Старый дом, а в нем русская книжная лавка. Я вошел туда. Теплый покой, уют многих книг, стеклянная горка в углу, очень старинное и очень потрепанное вольтеровское кресло, такая же конторка, только недостает еще гусиного пера, и словно очутился я в книжной лавке самого Смирдина.
Из-за ситцевой занавески ко мне ступил хозяин лавки, господин Чумилин. Седой, как лунь, покойный и уютный, как его книги, он похож на московского профессора старых времен, а его золотые очки – в полустеклышки, лунками. Он часто подымал свои лунки на лоб, и к его голубым глазам сбегались лукавые морщинки.
На книжных листах светилась желтая заря, когда мы рассматривали его редкости у дверей лавки. Тут был «Ключ к таинствам натуры» новиковских времен, были тут и царскосельские досуги Жуковского, его журнал «Муравейник», тихие шутки гувернера-поэта и его воспитанника Александра II, была тут и тоненькая серая книжка тридцатых годов с нежной рамкой на заглавном листе «Евгений Онегин» и с надписью Пушкина на пожелтевшей странице: «На память Сомову»…
А в Юрьевском русском собрании, куда зазвал меня до поезда книгопродавец, в дружном гуле голосов, в облаках табачного дыма, увидел я против себя за круглым столом живых Карамзина и Булгарина.

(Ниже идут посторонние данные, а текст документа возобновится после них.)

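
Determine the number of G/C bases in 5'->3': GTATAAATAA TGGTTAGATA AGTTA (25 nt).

Base counts: A=11, C=0, T=9, G=5
Total G or C: 5 + 0 = 5

5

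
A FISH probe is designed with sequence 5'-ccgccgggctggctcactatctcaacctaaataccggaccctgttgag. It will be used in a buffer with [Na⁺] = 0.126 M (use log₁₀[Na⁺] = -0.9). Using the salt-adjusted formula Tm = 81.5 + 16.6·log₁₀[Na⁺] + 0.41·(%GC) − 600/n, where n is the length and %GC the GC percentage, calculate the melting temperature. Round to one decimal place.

Length n = 48. Base counts: C=17, T=10, A=10, G=11
G+C = 28, so %GC = 28/48 × 100 = 58.333%
Salt term: 16.6 × (-0.9) = -14.94
GC term: 0.41 × 58.333 = 23.917; length term: −600/48 = −12.5
Tm = 81.5 + (-14.94) + 23.917 − 12.5 = 77.977 → 78.0°C

78.0°C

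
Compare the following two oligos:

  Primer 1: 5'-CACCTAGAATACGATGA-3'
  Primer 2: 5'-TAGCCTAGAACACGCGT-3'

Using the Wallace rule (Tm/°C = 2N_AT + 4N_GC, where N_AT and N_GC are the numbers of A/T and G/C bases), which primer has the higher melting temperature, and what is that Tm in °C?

Primer 2, 52°C

Primer 1: A+T=10, G+C=7 → Tm = 2(10)+4(7) = 48°C
Primer 2: A+T=8, G+C=9 → Tm = 2(8)+4(9) = 52°C
48°C vs 52°C → primer 2 is higher.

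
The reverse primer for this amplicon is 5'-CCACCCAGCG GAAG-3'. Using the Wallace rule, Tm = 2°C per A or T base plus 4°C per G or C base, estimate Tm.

48°C

Counting bases: A=4, G=4, T=0, C=6
A+T = 4, G+C = 10
Tm = 2(4) + 4(10) = 8 + 40 = 48°C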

Правнук Карамзина, в поношенной офицерской гимнастерке, черноволосый, смуглый и тихий человек, с горящими глазами, жил тогда в Юрьеве, а потомок прыткого Фаддея, былой драгун, с полнокровным татарским лицом, громким смехом, кучей анекдотов и каламбурами, и теперь живет под Юрьевом, в усадьбе.
Кто-то рассказывал мне, что в той же Эстонии правнуку Пушкина довелось быть пастушонком… Так кончился наш бедный русский романтизм.
Юрьевские встречи, видения… Точно на самом деле встретил потомок на дворе богадельни Кюхельбекера и узнал его изветшалый синий плащ, и увидел, что в неживых глазах старика – пустота небытия и забвения.